Sweeteners are important sugar substitutes used to enhance the flavor of foods and beverages by avoiding excessive energy intake. Some studies have shown that sweeteners can be used as a potential body weight management tool by showing a positive role in body weight loss. However, some studies have shown that sweeteners have an active metabolic role in the human body and may impair human metabolism by inducing glucose intolerance, causing obesity and metabolic syndrome. Sweeteners are the group whose effect on the intestinal microbiota has been studied the most. There are approximately 10 times more microorganisms (approximately 100 trillion) in the gastrointestinal tract of humans than the number of somatic cells in their bodies. The most common in the gut microbiota, which includes about 1000 different species; Firmicutes, Bacteroidetes, Proteobacteria, Fusobacteria, Verrucomicrobia, Cyanobacteriaand actinobacteriatypes (Öztürkcan, 2020).
In a study on mice, bacterial changes in the intestinal flora were observed after 3 days of consumption of 20% sorbitol or sucrose. Sorbitol consumption did not show a significant change on bacteria, and a decrease was observed in the total aerobic and anaerobic numbers in the stool in sucrose consumption (Öztürkcan, 2020).

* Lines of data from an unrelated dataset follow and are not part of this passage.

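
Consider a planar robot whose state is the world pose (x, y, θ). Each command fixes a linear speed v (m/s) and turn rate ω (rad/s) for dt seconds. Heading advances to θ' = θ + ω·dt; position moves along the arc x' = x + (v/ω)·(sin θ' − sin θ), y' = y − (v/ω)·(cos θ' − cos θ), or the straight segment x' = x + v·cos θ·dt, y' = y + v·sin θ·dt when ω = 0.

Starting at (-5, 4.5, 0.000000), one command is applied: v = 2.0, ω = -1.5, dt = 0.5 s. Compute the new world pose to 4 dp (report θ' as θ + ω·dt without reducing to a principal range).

(-4.0911, 4.1423, -0.7500)

θ' = 0.0000 + -1.5·0.5 = -0.7500
R = v/ω = 2.0/-1.5 = -1.3333
x' = -5 + -1.3333·(sin -0.7500 − sin 0.0000) = -4.0911
y' = 4.5 − -1.3333·(cos -0.7500 − cos 0.0000) = 4.1423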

The sweetness of the fruits of Thaumatococcus danielli (Marantaceae), an African herb, comes from the protein mixture called ‘Thaumatin’ I, II and III. The mixture of sweet proteins is called ‘Tallin’. The molecular weight of all components is 2200u. Tallinn is a commercial sweetener widely used in Japan and England (Tanker, 1993).
It is 2000-3000 times sweeter than sucrose. It is stable in hot and acidic solutions. Its solubility in water is high. It is a low-calorie sweetener. It is also used for flavoring as well as sweetening properties. Defined as GRAS by the FDA. It has also been approved in the European Union since 1984. Its ADI value is 50 mg/kg/day(İşgören,2019).
Thaumatin maintains its stability over a wide pH range. It is not suitable for use in products that will be subjected to high temperature heat treatment due to its instability against temperature. Its solubility in water is also very high and it is possible to prepare even a solution of >1000g/L. The use of thaumatin as a sweetener in food and beverages is allowed in Israel, Japan and European Union countries, and it is allowed to be used as a flavor enhancer in beverages, jams and jellies, dairy products, instant coffee and teas, and gum in the United States (Yılmaz, 2011).